Même plaintes chez Bède Kazoviyo, un autre arboriculteur dans la commune de Muhuta de la même province : « Ces fruits me permettaient de subvenir aux besoins de la famille. Après l’écoulement de toute ma récolte, je pouvais totaliser 800 dollars américains. L’absence des Rwandais nous affecte beaucoup. Car, au niveau local, impossible de consommer tous nos produits.

Les usines de transformation sont moins nombreuses ». Il se rappelle qu’en 2014, n’eussent-été ses plantations d’oranges, il n’aurait pas envoyé son fils au Lycée.

Affligé, ce père de sept enfants menace de déraciner toutes ses plantations fruitières pour laisser la place aux cultures vivrières. « En tout cas si les frontières burundaises ne sont pas ouvertes d’ici peu, ça sera la solution. Car, on ne va pas continuer de cultiver des arbres qui ne nous apportent plus rien. Qu’on ouvre ces frontières comme le Rwanda l’a fait », lance-t-il.

Des pertes aussi à l’ouest

Même situation à l’ouest du pays. Là, dans la province de Cibitoke frontalière avec le Rwanda, leur spécialité est la production des mangues, d’ananas et des tomates. Des agriculteurs investissent beaucoup dans ces cultures qu’on retrouve sur des grandes étendues. Et dans le temps, avant 2015, une quantité importante alimentait le Rwanda via la frontière burundo-rwandaise de Ruhwa. « On ne sait plus quoi faire. Moi, pour la saison dernière, les pertes sont estimées à plus de 1500 dollars américains. J’ai été obligé de vendre une petite quantité au niveau local, des tonnes et des tonnes ont pourri », se lamente Canésius Kabura, un arboriculteur de Rugombo. Aujourd’hui, il assiste impuissant à la pourriture de quantités importantes de ses récoltes. « C’est nous le bas peuple qui sommes sanctionnés. Pour cultiver ces fruits-là, on y met de l’argent. Et voilà, au moment de la récolte, on ne trouve pas de marché d’écoulement ».


Très remonté, I.N, un autre arboriculteur, dit ne pas comprendre comment on refuse d’ouvrir les frontières terrestres alors que des responsables rwandais ou burundais font des va-et- vient dans les deux sens. « S’il y avait encore des choses à régler, ces hautes personnalités rwandaises ne viendraient pas au Burundi ou vice-versa.
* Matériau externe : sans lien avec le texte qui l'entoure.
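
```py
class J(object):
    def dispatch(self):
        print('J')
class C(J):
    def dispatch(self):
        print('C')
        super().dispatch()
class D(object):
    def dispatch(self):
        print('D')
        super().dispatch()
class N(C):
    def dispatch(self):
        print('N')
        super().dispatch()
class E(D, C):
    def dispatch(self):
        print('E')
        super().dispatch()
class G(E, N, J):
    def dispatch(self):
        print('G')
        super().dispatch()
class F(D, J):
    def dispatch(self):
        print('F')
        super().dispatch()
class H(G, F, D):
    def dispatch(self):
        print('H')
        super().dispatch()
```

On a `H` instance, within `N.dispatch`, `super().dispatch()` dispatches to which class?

C

L[H] = H + merge(L[G], L[F], L[D], [G F D])
  take G:  [G E D N C J object] + [F D J object] + [D object] + [G F D]
  take E:  [E D N C J object] + [F D J object] + [D object] + [F D]
  take F:  [D N C J object] + [F D J object] + [D object] + [F D]
  take D:  [D N C J object] + [D J object] + [D object] + [D]
  take N:  [N C J object] + [J object] + [object]
  take C:  [C J object] + [J object] + [object]
  take J:  [J object] + [J object] + [object]
  take object:  [object] + [object] + [object]
MRO: H G E F D N C J object
super() in N.dispatch on a H instance goes to the class after N in H's MRO: C.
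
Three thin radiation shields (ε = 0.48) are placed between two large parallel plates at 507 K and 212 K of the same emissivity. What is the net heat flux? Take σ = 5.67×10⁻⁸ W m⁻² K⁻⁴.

q ≈ 287 W/m²

Each of the 4 gaps contributes resistance (2/ε − 1) = 2/0.48 − 1 = 3.167; total = 12.67.
q = σ(T₁⁴ − T₂⁴) / 12.67 = 5.67×10⁻⁸ × 6.41×10^10 / 12.67 = 287 W/m².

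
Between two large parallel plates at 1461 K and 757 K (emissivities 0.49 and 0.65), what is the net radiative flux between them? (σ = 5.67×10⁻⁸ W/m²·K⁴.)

q ≈ 92900 W/m²

For two large parallel gray plates, q = σ(T₁⁴ − T₂⁴) / (1/ε₁ + 1/ε₂ − 1).
1/ε₁ + 1/ε₂ − 1 = 1/0.49 + 1/0.65 − 1 = 2.579.
T₁⁴ − T₂⁴ = 4.56×10^12 − 3.28×10^11 = 4.23×10^12 K⁴.
q = 5.67×10⁻⁸ × 4.23×10^12 / 2.579 = 92900 W/m².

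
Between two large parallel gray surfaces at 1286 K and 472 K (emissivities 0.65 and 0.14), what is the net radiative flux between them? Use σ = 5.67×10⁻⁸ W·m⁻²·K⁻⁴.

For two large parallel gray plates, q = σ(T₁⁴ − T₂⁴) / (1/ε₁ + 1/ε₂ − 1).
1/ε₁ + 1/ε₂ − 1 = 1/0.65 + 1/0.14 − 1 = 7.681.
T₁⁴ − T₂⁴ = 2.74×10^12 − 4.96×10^10 = 2.69×10^12 K⁴.
q = 5.67×10⁻⁸ × 2.69×10^12 / 7.681 = 19800 W/m².

q ≈ 19800 W/m²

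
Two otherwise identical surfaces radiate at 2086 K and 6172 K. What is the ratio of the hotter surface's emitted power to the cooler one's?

ratio ≈ 76.6

P ∝ T⁴, so the ratio is (6172/2086)⁴ = (2.959)⁴ = 76.6.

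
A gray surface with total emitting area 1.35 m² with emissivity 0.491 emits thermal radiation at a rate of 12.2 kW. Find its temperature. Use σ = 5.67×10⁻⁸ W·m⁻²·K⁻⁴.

From P = εσAT⁴, T = (P / εσA)^(1/4) = (12200 / (0.491 × 5.67×10⁻⁸ × 1.35))^(1/4).
T = (3.25×10^11)^(1/4) = 755 K.

T ≈ 755 K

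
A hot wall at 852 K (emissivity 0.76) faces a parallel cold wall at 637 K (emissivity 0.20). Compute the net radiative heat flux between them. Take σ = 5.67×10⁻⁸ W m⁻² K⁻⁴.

q ≈ 3860 W/m²

For two large parallel gray plates, q = σ(T₁⁴ − T₂⁴) / (1/ε₁ + 1/ε₂ − 1).
1/ε₁ + 1/ε₂ − 1 = 1/0.76 + 1/0.20 − 1 = 5.316.
T₁⁴ − T₂⁴ = 5.27×10^11 − 1.65×10^11 = 3.62×10^11 K⁴.
q = 5.67×10⁻⁸ × 3.62×10^11 / 5.316 = 3860 W/m².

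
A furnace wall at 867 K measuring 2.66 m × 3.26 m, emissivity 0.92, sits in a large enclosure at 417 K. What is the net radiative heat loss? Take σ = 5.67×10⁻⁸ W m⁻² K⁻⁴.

A = 2.66 × 3.26 = 8.67 m².
Q = εσA(T⁴ − T_s⁴). T⁴ − T_s⁴ = (867)⁴ − (417)⁴ = 5.65×10^11 − 3.02×10^10 = 5.35×10^11 K⁴.
Q = 0.92 × 5.67×10⁻⁸ × 8.67 × 5.35×10^11 = 2.42×10^5 W.

Q ≈ 2.42×10^5 W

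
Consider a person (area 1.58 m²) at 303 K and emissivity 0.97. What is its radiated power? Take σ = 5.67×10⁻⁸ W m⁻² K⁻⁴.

P ≈ 732 W

Stefan–Boltzmann: P = εσAT⁴ = 0.97 × 5.67×10⁻⁸ × 1.58 × (303)⁴ = 0.97 × 5.67×10⁻⁸ × 1.58 × 8.43×10^9.
P = 732 W.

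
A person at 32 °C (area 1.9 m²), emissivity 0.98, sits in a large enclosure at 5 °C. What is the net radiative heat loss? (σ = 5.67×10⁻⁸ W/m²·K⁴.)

Convert: 32 °C = 305 K; 5 °C = 278 K.
Q = εσA(T⁴ − T_s⁴). T⁴ − T_s⁴ = (305)⁴ − (278)⁴ = 8.65×10^9 − 5.97×10^9 = 2.68×10^9 K⁴.
Q = 0.98 × 5.67×10⁻⁸ × 1.90 × 2.68×10^9 = 283 W.

Q ≈ 283 W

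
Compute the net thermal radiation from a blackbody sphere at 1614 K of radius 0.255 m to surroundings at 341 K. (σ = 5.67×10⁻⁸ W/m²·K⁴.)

A = 4πr² = 4π × (0.255)² = 0.817 m².
Q = σA(T⁴ − T_s⁴). T⁴ − T_s⁴ = (1614)⁴ − (341)⁴ = 6.79×10^12 − 1.35×10^10 = 6.77×10^12 K⁴.
Q = 5.67×10⁻⁸ × 0.817 × 6.77×10^12 = 3.14×10^5 W.

Q ≈ 3.14×10^5 W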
C’est nous le bas peuple qui sommes en train de perdre énormément », analyse-t-il, rappelant qu’avant 2015, même des Burundais importaient certains produits du Rwanda : « Nous pouvions avoir facilement des pommes de terre appelés Ruhengeri, du lait en abondance, etc. Mais, avec ces histoires de mauvaises relations, tout s’est arrêté ».
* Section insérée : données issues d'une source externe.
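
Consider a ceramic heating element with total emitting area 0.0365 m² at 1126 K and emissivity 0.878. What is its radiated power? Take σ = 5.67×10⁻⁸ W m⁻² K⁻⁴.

Stefan–Boltzmann: P = εσAT⁴ = 0.878 × 5.67×10⁻⁸ × 0.0365 × (1126)⁴ = 0.878 × 5.67×10⁻⁸ × 0.0365 × 1.61×10^12.
P = 2920 W.

P ≈ 2920 W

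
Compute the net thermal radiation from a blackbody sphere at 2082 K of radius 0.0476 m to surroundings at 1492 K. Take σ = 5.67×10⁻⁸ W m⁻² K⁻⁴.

A = 4πr² = 4π × (0.0476)² = 0.0285 m².
Q = σA(T⁴ − T_s⁴). T⁴ − T_s⁴ = (2082)⁴ − (1492)⁴ = 1.88×10^13 − 4.96×10^12 = 1.38×10^13 K⁴.
Q = 5.67×10⁻⁸ × 0.0285 × 1.38×10^13 = 22300 W.

Q ≈ 22300 W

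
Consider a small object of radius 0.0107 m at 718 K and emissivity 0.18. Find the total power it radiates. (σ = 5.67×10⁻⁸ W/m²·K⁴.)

A = 4πr² = 4π × (0.0107)² = 1.44×10^-3 m².
P = εσAT⁴ = 0.18 × 5.67×10⁻⁸ × 1.44×10^-3 × (718)⁴ = 0.18 × 5.67×10⁻⁸ × 1.44×10^-3 × 2.66×10^11.
P = 3.90 W.

P ≈ 3.90 W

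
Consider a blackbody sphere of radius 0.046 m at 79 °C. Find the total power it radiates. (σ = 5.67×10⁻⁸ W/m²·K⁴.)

P ≈ 23.1 W

A = 4πr² = 4π × (0.046)² = 0.0266 m².
79 °C = 352 K.
P = σAT⁴ = 5.67×10⁻⁸ × 0.0266 × (352)⁴ = 5.67×10⁻⁸ × 0.0266 × 1.54×10^10.
P = 23.1 W.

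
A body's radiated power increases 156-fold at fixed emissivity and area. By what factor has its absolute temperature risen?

P ∝ T⁴ ⇒ T ∝ P^(1/4), so T scales by (156)^(1/4) = 3.53.

factor ≈ 3.53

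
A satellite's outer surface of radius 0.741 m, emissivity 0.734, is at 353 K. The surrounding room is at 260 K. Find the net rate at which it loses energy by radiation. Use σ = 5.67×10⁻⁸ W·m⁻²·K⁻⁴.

Q ≈ 3150 W

A = 4πr² = 4π × (0.741)² = 6.90 m².
Q = εσA(T⁴ − T_s⁴). T⁴ − T_s⁴ = (353)⁴ − (260)⁴ = 1.55×10^10 − 4.57×10^9 = 1.10×10^10 K⁴.
Q = 0.734 × 5.67×10⁻⁸ × 6.90 × 1.10×10^10 = 3150 W.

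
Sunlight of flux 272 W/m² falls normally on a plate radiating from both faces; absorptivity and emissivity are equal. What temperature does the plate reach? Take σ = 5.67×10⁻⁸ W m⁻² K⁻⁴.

Absorbed flux αS = emitted flux 2εσT⁴ per unit area; with α = ε this gives T = (S/2σ)^(1/4).
T = (272 / (2 × 5.67×10⁻⁸))^(1/4) = (2.40×10^9)^(1/4).
T = 221 K.

T ≈ 221 K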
Pour lui, il est temps que le conflit cesse et que les Burundais et les Rwandais recommencent leurs échanges commerciaux.

Un frein aux échanges

Interrogé par l’Agence Anadolu, Gabriel Rufyiri, économiste et président de l’Observatoire de lutte contre la corruption et les malversations économiques (Olucome), confirme que la fermeture des frontières burundaises au Rwanda pénalisent les agriculteurs burundais. « Ils écoulaient leurs produits agricoles au Rwanda. Je citerai le haricot, le riz, les fruits, etc. Mais aujourd’hui, ils ne trouvent pas de marché extérieur qui rapporte beaucoup d’argent », analyse-t-il, rappelant d’ailleurs que les échanges commerciaux entre Burundais et Rwandais datent de très longtemps. « Ils partagent presque la même langue, même culture, etc. Ce qui fait que même les relations sociales soient fortes et anciennes », note-t-il.


Pour Rufyiri, les deux pays devraient trouver une solution pour permettre la relance des échanges commerciaux. « Je ne doute pas que même des Rwandais qui écoulaient leurs produits au Burundi ou s’approvisionnaient en certains produits agricoles du Burundi sont affectés. Bref, on devrait faire comme l’ont fait le Rwanda et l’Ouganda récemment », propose-t-il. Sinon, prévient-il, la fermeture des frontières burundaises risque de freiner le développement de l’agriculture de marché au Burundi. « En effet, avec ses multiples unités de transformation des produits agricoles, les agriculteurs burundais y compris les arboriculteurs pouvaient compter sur le marché rwandais pour écouler leurs surplus agricoles », explique-t-il, notant que le Burundi est très propice aux fruits tropicaux.


Pour Gitega, il n’est pas encore temps d’ouvrir ses frontières avec le Rwanda. « La République sœur du Rwanda a pris la décision d’ouvrir ses frontières. C’est une décision souveraine que nous apprécions, que tout le monde apprécie mais pour le cas du Burundi, cette décision n’est pas encore prise », a réagi Albert Shingiro, le chef de la diplomatie burundaise. Via les ondes de la radio nationale, il a souligné que le Burundi attend la normalisation de ses relations avec le Rwanda. « Nous y travaillons encore. Le jour où ce processus de normalisation prendra fin, nous vous mettrons au courant », a-t-il précisé.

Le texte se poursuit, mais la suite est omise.